Before those victims appear in a courtroom, she helps them fill out pages of paperwork for legal orders of protection meant to keep abusers away.
According to Attorney General Lisa Madigan 20 percent of the nearly 28,000 orders of protection in Illinois haven't been served.
"Orders of protection are not in effect until they're served on the party," Stanton said.
"It's critical in order to protect women from domestic violence that these orders of protection… are actually what we refer to as served on the abuser," Madigan said.
Madigan's Serve and Protect initiative has identified some of the reasons those papers are going undelivered.
In some cases paperwork is inaccurate. Unless law enforcement has the correct date of birth for alleged abusers, Madigan explains, the order can’t be properly served.
If victims don’t know information like their abusers’ birthdays, the attorney general urges them to work with police officers who can help find that information.
In others, Madigan says, the statewide database isn't up to date and police are unaware of the orders when they arrest abusers for other crimes.
The attorney general’s research also revealed that defendants in hundreds of unserved orders of protection were prison or jail inmates or parolees.

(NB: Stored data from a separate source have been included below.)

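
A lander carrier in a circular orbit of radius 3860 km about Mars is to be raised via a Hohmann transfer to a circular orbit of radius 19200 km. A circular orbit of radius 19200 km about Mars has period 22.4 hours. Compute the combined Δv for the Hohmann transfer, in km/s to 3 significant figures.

Δv = 1.60 km/s

From Kepler's third law T² = 4π²r³/μ at r = 19200 km, T = 22.4 hours = 22.4 × 3600 s = 80640 s: μ = 4π²r³/T² = 42969.7 km³/s².
The Hohmann ellipse has a_t = (r₁ + r₂)/2 = 11530 km.
Circular speed at r₁: v₁ = √(μ/r₁) = √(42969.7/3860) = 3.336 km/s.
On the transfer ellipse at r₁, v² = μ(2/r − 1/a) gives v_p = √[μ(2/r₁ − 1/a_t)] = 4.305 km/s.
First burn Δv₁ = |v_p − v₁| = 0.9690 km/s.
At r₂, v₂ = √(μ/r₂) = 1.496 km/s.
Transfer-orbit speed at r₂: v_a = √[μ(2/r₂ − 1/a_t)] = 0.8656 km/s.
Second burn Δv₂ = |v₂ − v_a| = 0.6304 km/s.
Δv = Δv₁ + Δv₂ = 0.9690 + 0.6304 = 1.599 km/s.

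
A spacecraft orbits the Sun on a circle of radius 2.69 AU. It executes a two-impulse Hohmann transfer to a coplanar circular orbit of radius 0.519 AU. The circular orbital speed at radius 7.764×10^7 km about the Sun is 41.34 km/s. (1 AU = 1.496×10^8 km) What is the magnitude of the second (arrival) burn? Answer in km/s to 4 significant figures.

From the circular-orbit relation v² = μ/r at r = 7.764×10^7 km: μ = v²r = (41.34)² × 7.764×10^7 = 1.32686×10^11 km³/s².
In km: r₁ = 2.69 × 1.496×10^8 = 4.02424×10^8 km; r₂ = 0.519 × 1.496×10^8 = 7.76424×10^7 km.
The Hohmann ellipse has a_t = (r₁ + r₂)/2 = 2.400332×10^8 km.
On the circular orbit at r = 7.76424×10^7 km, v_c = √(μ/r) = 41.34 km/s.
Vis-viva on the transfer ellipse at r = 7.76424×10^7 km gives v_t = √[μ(2/r − 1/a_t)] = 53.53 km/s.
Δv₂ = |v_t − v_c| = |53.53 − 41.34| = 12.19 km/s.

Δv₂ = 12.19 km/s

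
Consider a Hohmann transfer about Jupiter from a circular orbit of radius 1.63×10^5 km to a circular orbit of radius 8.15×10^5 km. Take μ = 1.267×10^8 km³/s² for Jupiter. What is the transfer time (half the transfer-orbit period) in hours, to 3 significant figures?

The Hohmann ellipse has a_t = (r₁ + r₂)/2 = 4.890×10^5 km.
By Kepler's third law the transfer-orbit period is T = 2π√(a_t³/μ), so t = T/2 = 95440 s.
Converting: 95440 s ÷ 3600 s/hour = 26.5 hours.

t = 26.5 hours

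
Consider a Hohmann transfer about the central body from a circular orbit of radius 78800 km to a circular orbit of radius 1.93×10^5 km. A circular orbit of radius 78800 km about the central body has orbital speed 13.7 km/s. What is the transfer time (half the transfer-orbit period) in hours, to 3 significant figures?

t = 11.4 hours

From the circular-orbit relation v² = μ/r at r = 78800 km: μ = v²r = (13.7)² × 78800 = 1.47900×10^7 km³/s².
Semi-major axis of the transfer orbit: a_t = (78800 + 1.930×10^5)/2 = 1.359×10^5 km.
Half the transfer-orbit period gives t = π√(a_t³/μ) = 40930 s.
Converting: 40930 s ÷ 3600 s/hour = 11.4 hours.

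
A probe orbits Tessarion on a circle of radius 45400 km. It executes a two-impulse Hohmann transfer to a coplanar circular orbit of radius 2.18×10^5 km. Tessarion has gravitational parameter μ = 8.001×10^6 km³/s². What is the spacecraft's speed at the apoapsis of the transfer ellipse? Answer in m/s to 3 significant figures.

v = 3560 m/s

The Hohmann ellipse has a_t = (r₁ + r₂)/2 = 1.317×10^5 km.
The apoapsis of the transfer ellipse is at r = 2.180×10^5 km.
From the vis-viva equation, v = √[μ(2/r − 1/a_t)] = 3.557 km/s.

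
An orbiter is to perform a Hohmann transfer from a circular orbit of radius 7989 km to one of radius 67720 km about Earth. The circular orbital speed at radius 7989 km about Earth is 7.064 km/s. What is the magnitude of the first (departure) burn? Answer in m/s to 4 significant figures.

Δv₁ = 2384 m/s

From the circular-orbit relation v² = μ/r at r = 7989 km: μ = v²r = (7.064)² × 7989 = 3.98652×10^5 km³/s².
The Hohmann ellipse has a_t = (r₁ + r₂)/2 = 37854.5 km.
Circular speed at r = 7989 km: v_c = √(μ/r) = 7.064 km/s.
Vis-viva on the transfer ellipse at r = 7989 km gives v_t = √[μ(2/r − 1/a_t)] = 9.448 km/s.
Δv₁ = |v_t − v_c| = |9.448 − 7.064| = 2.384 km/s.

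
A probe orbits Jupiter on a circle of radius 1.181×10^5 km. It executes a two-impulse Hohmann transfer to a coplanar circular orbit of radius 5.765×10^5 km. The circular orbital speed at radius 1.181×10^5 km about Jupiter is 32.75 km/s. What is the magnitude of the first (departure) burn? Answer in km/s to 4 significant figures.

From the circular-orbit relation v² = μ/r at r = 1.181×10^5 km: μ = v²r = (32.75)² × 1.181×10^5 = 1.26670×10^8 km³/s².
The Hohmann ellipse has a_t = (r₁ + r₂)/2 = 3.473×10^5 km.
Circular speed at r = 1.181×10^5 km: v_c = √(μ/r) = 32.750 km/s.
Transfer-orbit speed at the same r (vis-viva, a = a_t): v_t = √[μ(2/r − 1/a_t)] = 42.195 km/s.
Δv₁ = |v_t − v_c| = |42.195 − 32.750| = 9.445 km/s.

Δv₁ = 9.445 km/s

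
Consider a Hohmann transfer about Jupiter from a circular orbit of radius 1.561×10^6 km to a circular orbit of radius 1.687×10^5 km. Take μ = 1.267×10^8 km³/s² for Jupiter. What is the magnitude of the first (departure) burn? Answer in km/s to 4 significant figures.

Δv₁ = 5.030 km/s

Semi-major axis of the transfer orbit: a_t = (1.561×10^6 + 1.687×10^5)/2 = 8.6485×10^5 km.
On the circular orbit at r = 1.561×10^6 km, v_c = √(μ/r) = 9.009 km/s.
Transfer-orbit speed at the same r (vis-viva, a = a_t): v_t = √[μ(2/r − 1/a_t)] = 3.979 km/s.
Δv₁ = |v_t − v_c| = |3.979 − 9.009| = 5.030 km/s.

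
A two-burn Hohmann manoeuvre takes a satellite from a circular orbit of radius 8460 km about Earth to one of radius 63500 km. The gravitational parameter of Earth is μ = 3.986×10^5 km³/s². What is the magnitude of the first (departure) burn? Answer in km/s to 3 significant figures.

Δv₁ = 2.25 km/s

The Hohmann ellipse has a_t = (r₁ + r₂)/2 = 35980 km.
On the circular orbit at r = 8460 km, v_c = √(μ/r) = 6.864 km/s.
Vis-viva on the transfer ellipse at r = 8460 km gives v_t = √[μ(2/r − 1/a_t)] = 9.119 km/s.
Δv₁ = |v_t − v_c| = |9.119 − 6.864| = 2.255 km/s.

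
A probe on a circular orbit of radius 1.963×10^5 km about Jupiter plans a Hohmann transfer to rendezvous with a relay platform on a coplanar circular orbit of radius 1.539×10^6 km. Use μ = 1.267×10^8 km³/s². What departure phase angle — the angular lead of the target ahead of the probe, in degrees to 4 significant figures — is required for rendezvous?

φ = 103.8°

Semi-major axis of the transfer orbit: a_t = (1.963×10^5 + 1.539×10^6)/2 = 8.6765×10^5 km.
The half-period of the transfer ellipse is t = π√(a_t³/μ) = 2.256×10^5 s.
The target's mean motion on its circular orbit is ω₂ = √(μ/r₂³) = 5.896×10^-6 rad/s.
Angle swept by the target during transfer: ω₂·t = 1.330 rad = 76.20°.
Arrival is 180° from departure on the ellipse, so φ = 180° − 76.20° = 103.8°.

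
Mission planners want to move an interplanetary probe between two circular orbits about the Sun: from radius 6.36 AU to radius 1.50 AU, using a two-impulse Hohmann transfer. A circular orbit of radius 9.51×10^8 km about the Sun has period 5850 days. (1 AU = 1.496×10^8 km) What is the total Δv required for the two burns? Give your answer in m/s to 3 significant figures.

Δv = 11100 m/s

From Kepler's third law T² = 4π²r³/μ at r = 9.51×10^8 km, T = 5850 days = 5850 × 86400 s = 5.0544×10^8 s: μ = 4π²r³/T² = 1.32911×10^11 km³/s².
In km: r₁ = 6.36 × 1.496×10^8 = 9.51456×10^8 km; r₂ = 1.50 × 1.496×10^8 = 2.244×10^8 km.
Transfer-ellipse semi-major axis a_t = (r₁ + r₂)/2 = (9.51456×10^8 + 2.244×10^8)/2 = 5.87928×10^8 km.
At r₁ the circular-orbit speed is v₁ = √(μ/r₁) = 11.819 km/s.
On the transfer ellipse at r₁, vis-viva equation gives v_a = √[μ(2/r₁ − 1/a_t)] = 7.3019 km/s.
First burn Δv₁ = |v_a − v₁| = 4.517 km/s.
Circular speed at r₂: v₂ = √(μ/r₂) = 24.337 km/s.
Transfer-orbit speed at r₂: v_p = √[μ(2/r₂ − 1/a_t)] = 30.960 km/s.
Second burn Δv₂ = |v₂ − v_p| = 6.623 km/s.
Δv = Δv₁ + Δv₂ = 4.517 + 6.623 = 11.14 km/s.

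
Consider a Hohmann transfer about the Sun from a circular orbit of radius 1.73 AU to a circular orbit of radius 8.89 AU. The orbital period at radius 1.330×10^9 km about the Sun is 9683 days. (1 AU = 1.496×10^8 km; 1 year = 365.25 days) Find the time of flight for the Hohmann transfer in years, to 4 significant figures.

From Kepler's third law T² = 4π²r³/μ at r = 1.330×10^9 km, T = 9683 days = 9683 × 86400 s = 8.366112×10^8 s: μ = 4π²r³/T² = 1.32699×10^11 km³/s².
In km: r₁ = 1.73 × 1.496×10^8 = 2.58808×10^8 km; r₂ = 8.89 × 1.496×10^8 = 1.329944×10^9 km.
Semi-major axis of the transfer orbit: a_t = (2.58808×10^8 + 1.329944×10^9)/2 = 7.94376×10^8 km.
By Kepler's third law the transfer-orbit period is T = 2π√(a_t³/μ), so t = T/2 = 1.931×10^8 s.
Converting: 1.931×10^8 s ÷ 3.15576×10^7 s/year (365.25 × 86400) = 6.119 years.

t = 6.119 years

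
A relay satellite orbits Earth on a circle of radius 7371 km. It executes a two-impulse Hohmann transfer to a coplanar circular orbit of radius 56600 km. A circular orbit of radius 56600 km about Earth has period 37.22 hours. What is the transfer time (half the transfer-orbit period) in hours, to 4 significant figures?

From Kepler's third law T² = 4π²r³/μ at r = 56600 km, T = 37.22 hours = 37.22 × 3600 s = 1.33992×10^5 s: μ = 4π²r³/T² = 3.98705×10^5 km³/s².
Semi-major axis of the transfer orbit: a_t = (7371 + 56600)/2 = 31985.5 km.
Half the transfer-orbit period gives t = π√(a_t³/μ) = 28460 s.
Converting: 28460 s ÷ 3600 s/hour = 7.906 hours.

t = 7.906 hours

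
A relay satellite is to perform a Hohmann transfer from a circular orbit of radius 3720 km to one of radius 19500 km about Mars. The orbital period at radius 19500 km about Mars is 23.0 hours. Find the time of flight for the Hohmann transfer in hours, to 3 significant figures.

t = 5.28 hours

From Kepler's third law T² = 4π²r³/μ at r = 19500 km, T = 23.0 hours = 23.0 × 3600 s = 82800 s: μ = 4π²r³/T² = 42697.5 km³/s².
Transfer-ellipse semi-major axis a_t = (r₁ + r₂)/2 = (3720 + 19500)/2 = 11610 km.
Half the transfer-orbit period gives t = π√(a_t³/μ) = 19020 s.
Converting: 19020 s ÷ 3600 s/hour = 5.28 hours.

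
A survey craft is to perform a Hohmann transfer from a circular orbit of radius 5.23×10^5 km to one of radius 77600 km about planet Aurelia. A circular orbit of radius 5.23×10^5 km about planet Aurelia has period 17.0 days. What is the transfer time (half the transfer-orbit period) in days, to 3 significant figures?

From Kepler's third law T² = 4π²r³/μ at r = 5.23×10^5 km, T = 17.0 days = 17.0 × 86400 s = 1.4688×10^6 s: μ = 4π²r³/T² = 2.61782×10^6 km³/s².
The Hohmann ellipse has a_t = (r₁ + r₂)/2 = 3.003×10^5 km.
By Kepler's third law the transfer-orbit period is T = 2π√(a_t³/μ), so t = T/2 = 3.195×10^5 s.
Converting: 3.195×10^5 s ÷ 86400 s/day = 3.70 days.

t = 3.70 days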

By cross-referencing the outstanding orders list with an Illinois Department of Corrections list, Madigan’s Order of Protection Enforcement Group has identified those defendants.
Since July, hundreds of orders of protection have been served in the Cook County Jail alone.
Through letters or third party messengers, Madigan explained, "[Inmates] can still be very harassing and very threatening and still terrorize these women even if they're not physically able to get access to them because they're in prison."
Stanton knows from sitting next to victim's how much solace they get knowing those court orders have been served.
"When used properly they're worth their weight in gold," Stanton said.